Nevertheless, my thesis does not only add one case study to the existing critical studies about  family  planning  programs.  The Taiwan case is significant to this global history of reproductive politics for two reasons. First, the Taiwan programs, starting with the Taichung Study (1963-1964), was a pioneer to demonstrate that, through state interventions, fertility control was doable in cost-effective measure. To American population controllers, the Taiwanese government, and other developing countries, these early programs offered scientific legitimacy and practical instructions to boost the confidence of the international agencies and actors who were interested in controlling fertility at the mass level. Second, Taiwan’s family planning programs produced a lot of surveys and evaluations, which provided rich socio-demographic and medical data.

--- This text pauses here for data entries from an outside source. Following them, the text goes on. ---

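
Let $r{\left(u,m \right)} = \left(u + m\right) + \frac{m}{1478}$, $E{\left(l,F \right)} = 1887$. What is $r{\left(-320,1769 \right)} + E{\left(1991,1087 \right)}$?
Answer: $\frac{4932377}{1478} \approx 3337.2$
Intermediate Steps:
$r{\left(u,m \right)} = u + \frac{1479 m}{1478}$ ($r{\left(u,m \right)} = \left(m + u\right) + m \frac{1}{1478} = \left(m + u\right) + \frac{m}{1478} = u + \frac{1479 m}{1478}$)
$r{\left(-320,1769 \right)} + E{\left(1991,1087 \right)} = \left(-320 + \frac{1479}{1478} \cdot 1769\right) + 1887 = \left(-320 + \frac{2616351}{1478}\right) + 1887 = \frac{2143391}{1478} + 1887 = \frac{4932377}{1478}$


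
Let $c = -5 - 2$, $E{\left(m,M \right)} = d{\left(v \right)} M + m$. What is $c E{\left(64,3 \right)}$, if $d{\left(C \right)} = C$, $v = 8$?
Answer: $-616$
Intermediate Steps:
$E{\left(m,M \right)} = m + 8 M$ ($E{\left(m,M \right)} = 8 M + m = m + 8 M$)
$c = -7$ ($c = -5 - 2 = -7$)
$c E{\left(64,3 \right)} = - 7 \left(64 + 8 \cdot 3\right) = - 7 \left(64 + 24\right) = \left(-7\right) 88 = -616$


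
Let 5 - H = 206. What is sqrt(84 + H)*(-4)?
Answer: -12*I*sqrt(13) ≈ -43.267*I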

Dr. Ronald Freedman, sociologist and the most influential American advisor to Taiwan’s family planning programs, noted that these data were uniquely complete to observe the demographic transition. To me, these reports and papers picture the programs’ reasoning and practice. In this study, I explore the emergence and formation of national family planning programs in 1960s Taiwan as a product of a specific historical era and circumstance, in which  the international flows of socio-demographic knowledge, contraceptive technologies, and population policies were initiated, developed, and contested by American experts and Taiwanese technocrats/specialists.

(1) Ceylon is the former name of Sri Lanka until 1972.

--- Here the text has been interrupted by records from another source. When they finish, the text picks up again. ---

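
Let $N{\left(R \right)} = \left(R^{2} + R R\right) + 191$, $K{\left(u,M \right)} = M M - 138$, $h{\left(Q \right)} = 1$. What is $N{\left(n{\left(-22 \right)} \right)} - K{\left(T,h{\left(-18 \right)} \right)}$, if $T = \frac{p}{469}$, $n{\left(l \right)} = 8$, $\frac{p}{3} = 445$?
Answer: $456$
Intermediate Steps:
$p = 1335$ ($p = 3 \cdot 445 = 1335$)
$T = \frac{1335}{469} \approx 2.8465$
$K{\left(u,M \right)} = -138 + M^{2}$ ($K{\left(u,M \right)} = M^{2} - 138 = -138 + M^{2}$)
$N{\left(R \right)} = 191 + 2 R^{2}$ ($N{\left(R \right)} = \left(R^{2} + R^{2}\right) + 191 = 2 R^{2} + 191 = 191 + 2 R^{2}$)
$N{\left(n{\left(-22 \right)} \right)} - K{\left(T,h{\left(-18 \right)} \right)} = \left(191 + 2 \cdot 8^{2}\right) - \left(-138 + 1^{2}\right) = \left(191 + 2 \cdot 64\right) - \left(-138 + 1\right) = \left(191 + 128\right) - -137 = 319 + 137 = 456$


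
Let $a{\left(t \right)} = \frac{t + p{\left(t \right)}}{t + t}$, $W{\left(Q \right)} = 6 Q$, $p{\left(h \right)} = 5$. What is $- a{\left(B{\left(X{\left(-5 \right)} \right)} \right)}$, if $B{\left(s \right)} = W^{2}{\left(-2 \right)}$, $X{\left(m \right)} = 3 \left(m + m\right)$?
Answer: $- \frac{149}{288} \approx -0.51736$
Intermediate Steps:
$X{\left(m \right)} = 6 m$ ($X{\left(m \right)} = 3 \cdot 2 m = 6 m$)
$B{\left(s \right)} = 144$ ($B{\left(s \right)} = \left(6 \left(-2\right)\right)^{2} = \left(-12\right)^{2} = 144$)
$a{\left(t \right)} = \frac{5 + t}{2 t}$ ($a{\left(t \right)} = \frac{t + 5}{t + t} = \frac{5 + t}{2 t}$)
$- a{\left(B{\left(X{\left(-5 \right)} \right)} \right)} = - \frac{5 + 144}{2 \cdot 144} = - \frac{149}{2 \cdot 144} = \left(-1\right) \frac{149}{288} = - \frac{149}{288}$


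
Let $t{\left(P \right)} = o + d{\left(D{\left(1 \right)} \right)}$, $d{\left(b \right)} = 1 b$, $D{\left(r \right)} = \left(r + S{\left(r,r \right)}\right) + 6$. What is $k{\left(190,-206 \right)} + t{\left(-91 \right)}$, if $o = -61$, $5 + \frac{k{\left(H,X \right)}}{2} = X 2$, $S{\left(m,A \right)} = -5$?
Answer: $-893$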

(2) According to World Health Organization’s definition, family planning “allows individuals and couples  to anticipate and attain their desired number of children and the spacing and timing of their births. It is achieved through use of contraceptive methods and the treatment of involuntary infertility. A woman’s ability to space and limit her pregnancies has a direct impact on her health and well-being as well as on the outcome of each pregnancy.” Although family planning is often used interchangeably as birth control—i.e., individuals and couples’ reproductive practice, the organized efforts to promote and provide family planning services often beyond or exclude the intention to enhance women’s reproductive health and well-being. In this dissertation I use large-scale family planning programs to refer the government-supported or state-endorsed works to provide family planning information and methods as state interventions in order to reduce fertility rates and limit population  growth  for state’s agenda and interest. These programs reached its peak in the 1960s and 1970s, including in Taiwan, which is my thesis’s focus.